Un’analisi globale sui dati del Global Burden of Disease, pubblicata sulla rivista Frontiers in Public Health, ha squarciato il velo su una realtà a lungo ignorata: la “crisi silenziosa” dell’autismo nell’età adulta. I numeri sono impressionanti: tra il 1990 e il 2021, il numero globale di persone con un Disturbo dello Spettro Autistico (DSA) nella fascia d’età 15-39 anni è balzato da 17,52 milioni a 24,13 milioni. Un aumento legato in parte alla crescita demografica e a una migliore capacità diagnostica che impone una riflessione sull’inadeguatezza dei supporti destinati a questa popolazione. Questo è uno dei temi cruciali affrontati dal 50° congresso nazionale della Società Italiana di Psichiatria (SIP), svoltosi a Bari a inizio novembre.
“L’autismo non riguarda solo l’infanzia, ma è una condizione che accompagna l’individuo per tutta la vita”, spiega Liliana Dell’Osso, presidente SIP, ordinario di psichiatria all’Università di Pisa. “I bambini autistici diventano adulti e spesso la condizione resta invisibile fino all’età adulta per emergere solo di fronte a situazioni stressanti o cambiamenti importanti e questo ostacola il processo diagnostico e la presa in carico” dell’adulto con l’autismo”, aggiunge il presidente uscente SIP, Emi Bondi, direttore del DSM dell’Ospedale Papa Giovanni XXIII di Bergamo.

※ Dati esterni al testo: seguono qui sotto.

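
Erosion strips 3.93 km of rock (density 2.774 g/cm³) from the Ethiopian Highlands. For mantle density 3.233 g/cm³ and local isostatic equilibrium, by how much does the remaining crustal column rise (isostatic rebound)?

Unloading: uplift u = e ρ_c/ρ_m = 3.93 km × 2.774/3.233 = 3.37 km.

3.37 km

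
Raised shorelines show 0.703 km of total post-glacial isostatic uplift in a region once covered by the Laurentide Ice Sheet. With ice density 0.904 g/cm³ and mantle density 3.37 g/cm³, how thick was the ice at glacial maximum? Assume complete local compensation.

u = t ρ_ice/ρ_m → t = u ρ_m/ρ_ice = 0.703 km × 3.37/0.904 = 2.62 km.

2.62 km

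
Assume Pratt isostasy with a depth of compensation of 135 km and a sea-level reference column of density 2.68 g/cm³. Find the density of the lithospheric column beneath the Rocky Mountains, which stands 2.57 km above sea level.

Pratt balance: ρ_ref D = ρ (D + h).
ρ = ρ_ref D/(D + h) = 2.68 × 135 km/(135 km + 2.57 km) = 2.63 g/cm³.

2.63 g/cm³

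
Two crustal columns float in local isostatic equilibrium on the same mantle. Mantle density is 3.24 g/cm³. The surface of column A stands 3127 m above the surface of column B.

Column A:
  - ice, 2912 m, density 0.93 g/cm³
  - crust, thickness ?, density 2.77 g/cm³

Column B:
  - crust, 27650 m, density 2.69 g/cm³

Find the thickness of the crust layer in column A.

39600 m

Take the compensation level at the base of the deeper column (depth z_c below the surface of column A) and equate Σ ρ_i t_i down to z_c; mantle fills any gap and the z_c terms cancel.
Column A: 2912×0.93 + x×2.77 + (z_c − 2912 − x)×3.24
Column B: 3127×0 + 27650×2.69 + (z_c − 3127 − 27650)×3.24
The z_c×3.24 term appears on both sides and cancels. Collect the known terms of each column as K = Σ(ρt)_known − 3.24 × (depth of known layers): K_A = 2708.16 − 3.24×2912 = −6726.72; K_B = 74378.5 − 3.24×(3127 + 27650) = −25338.98.
Balance: K_A − x×(3.24 − 2.77) = K_B, so x = (K_A − K_B)/(3.24 − 2.77) = 18612.3/0.47 = 39600 m.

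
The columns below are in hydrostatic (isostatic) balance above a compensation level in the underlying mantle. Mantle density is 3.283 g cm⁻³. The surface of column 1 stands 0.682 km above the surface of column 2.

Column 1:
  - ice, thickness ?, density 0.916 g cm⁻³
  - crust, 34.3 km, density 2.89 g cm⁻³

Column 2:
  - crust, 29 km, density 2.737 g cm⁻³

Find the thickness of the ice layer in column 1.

Take the compensation level at the base of the deeper column (depth z_c below the surface of column 1) and equate Σ ρ_i t_i down to z_c; mantle fills any gap and the z_c terms cancel.
Column 1: x×0.916 + 34.3×2.89 + (z_c − 34.3 − x)×3.283
Column 2: 0.682×0 + 29×2.737 + (z_c − 0.682 − 29)×3.283
The z_c×3.283 term appears on both sides and cancels. Collect the known terms of each column as K = Σ(ρt)_known − 3.283 × (depth of known layers): K_1 = 99.127 − 3.283×34.3 = −13.4799; K_2 = 79.373 − 3.283×(0.682 + 29) = −18.073006.
Balance: K_1 − x×(3.283 − 0.916) = K_2, so x = (K_1 − K_2)/(3.283 − 0.916) = 4.59311/2.367 = 1.94 km.

1.94 km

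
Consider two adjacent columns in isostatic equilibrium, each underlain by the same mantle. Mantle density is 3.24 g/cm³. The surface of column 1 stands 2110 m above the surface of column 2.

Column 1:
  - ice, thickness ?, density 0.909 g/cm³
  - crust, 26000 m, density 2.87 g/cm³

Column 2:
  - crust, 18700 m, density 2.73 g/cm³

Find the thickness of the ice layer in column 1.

Take the compensation level at the base of the deeper column (depth z_c below the surface of column 1) and equate Σ ρ_i t_i down to z_c; mantle fills any gap and the z_c terms cancel.
Column 1: x×0.909 + 26000×2.87 + (z_c − 26000 − x)×3.24
Column 2: 2110×0 + 18700×2.73 + (z_c − 2110 − 18700)×3.24
The z_c×3.24 term appears on both sides and cancels. Collect the known terms of each column as K = Σ(ρt)_known − 3.24 × (depth of known layers): K_1 = 74620 − 3.24×26000 = −9620; K_2 = 51051 − 3.24×(2110 + 18700) = −16373.4.
Balance: K_1 − x×(3.24 − 0.909) = K_2, so x = (K_1 − K_2)/(3.24 − 0.909) = 6753.4/2.331 = 2900 m.

2900 m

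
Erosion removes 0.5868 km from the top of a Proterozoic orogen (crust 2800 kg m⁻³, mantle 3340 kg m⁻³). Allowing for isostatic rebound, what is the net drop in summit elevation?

0.0949 km

Rebound u = e ρ_c/ρ_m = 0.5868 km × 2800/3340 = 0.4919 km.
Net surface drop = e − u = 0.5868 km − 0.4919 km = e (ρ_m − ρ_c)/ρ_m = 0.0949 km.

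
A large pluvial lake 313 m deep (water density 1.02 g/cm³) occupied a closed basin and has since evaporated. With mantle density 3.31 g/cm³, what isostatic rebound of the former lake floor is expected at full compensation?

96.5 m

u = d ρ_w/ρ_m = 313 m × 1.02/3.31 = 96.5 m.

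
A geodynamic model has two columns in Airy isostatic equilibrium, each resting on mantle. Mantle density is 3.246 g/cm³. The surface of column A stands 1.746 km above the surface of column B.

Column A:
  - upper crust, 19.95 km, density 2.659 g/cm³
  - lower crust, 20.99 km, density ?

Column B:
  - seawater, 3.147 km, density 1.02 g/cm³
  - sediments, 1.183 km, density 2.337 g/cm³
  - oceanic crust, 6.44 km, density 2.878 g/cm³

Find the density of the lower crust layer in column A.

3.04 g/cm³

Take the compensation level at the base of the deeper column (depth z_c below the surface of column A) and equate Σ ρ_i t_i down to z_c; mantle fills any gap and the z_c terms cancel.
Column A: 19.95×2.659 + 20.99×ρ + (z_c − 40.94)×3.246
Column B: 1.746×0 + 3.147×1.02 + 1.183×2.337 + 6.44×2.878 + (z_c − 1.746 − 10.77)×3.246
The z_c×3.246 term appears on both sides and cancels. Collect the known terms of each column as K = Σ(ρt)_known − 3.246 × (depth of known layers): K_A = 53.04705 − 3.246×40.94 = −79.84419; K_B = 24.508931 − 3.246×(1.746 + 10.77) = −16.118005.
Balance: K_A + 20.99×ρ = K_B, so ρ = (K_B − K_A)/20.99 = 63.7262/20.99 = 3.04 g/cm³.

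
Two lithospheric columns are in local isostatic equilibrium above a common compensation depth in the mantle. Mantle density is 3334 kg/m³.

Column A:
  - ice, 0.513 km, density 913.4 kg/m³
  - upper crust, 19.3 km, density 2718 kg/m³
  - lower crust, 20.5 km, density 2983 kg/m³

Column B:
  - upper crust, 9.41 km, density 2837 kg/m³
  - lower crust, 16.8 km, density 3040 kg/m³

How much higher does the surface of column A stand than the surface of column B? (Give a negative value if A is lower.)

For any compensation level in the mantle, the mantle terms cancel and isostasy reduces to e = (Σt_A − Σt_B) − (Σ(ρt)_A − Σ(ρt)_B) / ρ_m.
Σt_A = 40.313 km; Σt_B = 26.21 km; Σ(ρt)_A = 114077.474; Σ(ρt)_B = 77768.17 (in km·kg/m³).
e = (40.313 − 26.21) − (114077.474 − 77768.17) / 3334 = 3.21 km.

3.21 km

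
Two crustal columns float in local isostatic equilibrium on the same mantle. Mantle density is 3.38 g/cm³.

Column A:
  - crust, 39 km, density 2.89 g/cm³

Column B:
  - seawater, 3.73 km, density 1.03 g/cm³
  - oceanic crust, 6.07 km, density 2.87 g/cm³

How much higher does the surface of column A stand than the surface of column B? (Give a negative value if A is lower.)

2.14 km

For any compensation level in the mantle, the mantle terms cancel and isostasy reduces to e = (Σt_A − Σt_B) − (Σ(ρt)_A − Σ(ρt)_B) / ρ_m.
Σt_A = 39 km; Σt_B = 9.8 km; Σ(ρt)_A = 112.71; Σ(ρt)_B = 21.2628 (in km·g/cm³).
e = (39 − 9.8) − (112.71 − 21.2628) / 3.38 = 2.14 km.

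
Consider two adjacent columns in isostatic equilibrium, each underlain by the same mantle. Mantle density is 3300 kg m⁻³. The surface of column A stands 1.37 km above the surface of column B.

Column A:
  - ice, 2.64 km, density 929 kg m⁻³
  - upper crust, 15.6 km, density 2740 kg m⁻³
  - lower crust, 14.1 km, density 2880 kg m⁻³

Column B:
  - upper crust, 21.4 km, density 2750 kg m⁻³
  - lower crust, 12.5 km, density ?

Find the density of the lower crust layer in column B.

2930 kg m⁻³

Take the compensation level at the base of the deeper column (depth z_c below the surface of column A) and equate Σ ρ_i t_i down to z_c; mantle fills any gap and the z_c terms cancel.
Column A: 2.64×929 + 15.6×2740 + 14.1×2880 + (z_c − 32.34)×3300
Column B: 1.37×0 + 21.4×2750 + 12.5×ρ + (z_c − 1.37 − 33.9)×3300
The z_c×3300 term appears on both sides and cancels. Collect the known terms of each column as K = Σ(ρt)_known − 3300 × (depth of known layers): K_A = 85804.56 − 3300×32.34 = −20917.44; K_B = 58850 − 3300×(1.37 + 33.9) = −57541.
Balance: K_A = K_B + 12.5×ρ, so ρ = (K_A − K_B)/12.5 = 36623.6/12.5 = 2930 kg m⁻³.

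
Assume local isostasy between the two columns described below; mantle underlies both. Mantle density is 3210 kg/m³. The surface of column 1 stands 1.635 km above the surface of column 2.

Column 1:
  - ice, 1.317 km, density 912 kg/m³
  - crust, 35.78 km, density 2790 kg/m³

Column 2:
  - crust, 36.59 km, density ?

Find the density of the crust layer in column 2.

2860 kg/m³

Take the compensation level at the base of the deeper column (depth z_c below the surface of column 1) and equate Σ ρ_i t_i down to z_c; mantle fills any gap and the z_c terms cancel.
Column 1: 1.317×912 + 35.78×2790 + (z_c − 37.097)×3210
Column 2: 1.635×0 + 36.59×ρ + (z_c − 1.635 − 36.59)×3210
The z_c×3210 term appears on both sides and cancels. Collect the known terms of each column as K = Σ(ρt)_known − 3210 × (depth of known layers): K_1 = 101027.304 − 3210×37.097 = −18054.066; K_2 = 0 − 3210×(1.635 + 36.59) = −122702.25.
Balance: K_1 = K_2 + 36.59×ρ, so ρ = (K_1 − K_2)/36.59 = 104648/36.59 = 2860 kg/m³.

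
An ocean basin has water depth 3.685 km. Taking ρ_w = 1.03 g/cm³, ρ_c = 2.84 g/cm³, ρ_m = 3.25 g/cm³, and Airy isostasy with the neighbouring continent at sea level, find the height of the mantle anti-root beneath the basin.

16.3 km

For local isostatic compensation: replacing crust with seawater at the top is compensated by replacing crust with mantle at the base: d (ρ_c − ρ_w) = a (ρ_m − ρ_c).
a = d (ρ_c − ρ_w)/(ρ_m − ρ_c) = 3.685 km × 1.81/0.41 = 16.3 km.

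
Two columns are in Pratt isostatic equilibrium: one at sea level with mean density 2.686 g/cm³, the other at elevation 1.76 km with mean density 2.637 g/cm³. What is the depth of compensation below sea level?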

I dati del nuovo studio evidenziano criticità specie nel gruppo 30- 39 anni, che ha registrato l’incremento più netto della disabilità (+56%). In Italia, si stima che le persone nello spettro autistico siano circa l’1% della popolazione, circa 500.000 individui, ma non si sa quanti siano gli adulti. “Le stime ufficiali indicano che in Italia ci siano 1.214 centri per la diagnosi e la presa in carico, ma solo 648 offrono prestazioni anche per l’età adulta – sottolinea afferma Antonio Vita, vicepresidente SIP, ordinario di Psichiatria all’Università di Brescia -. Per questo è fondamentale adottare un approccio che abbracci il problema per l’intero ciclo di vita di questi pazienti”.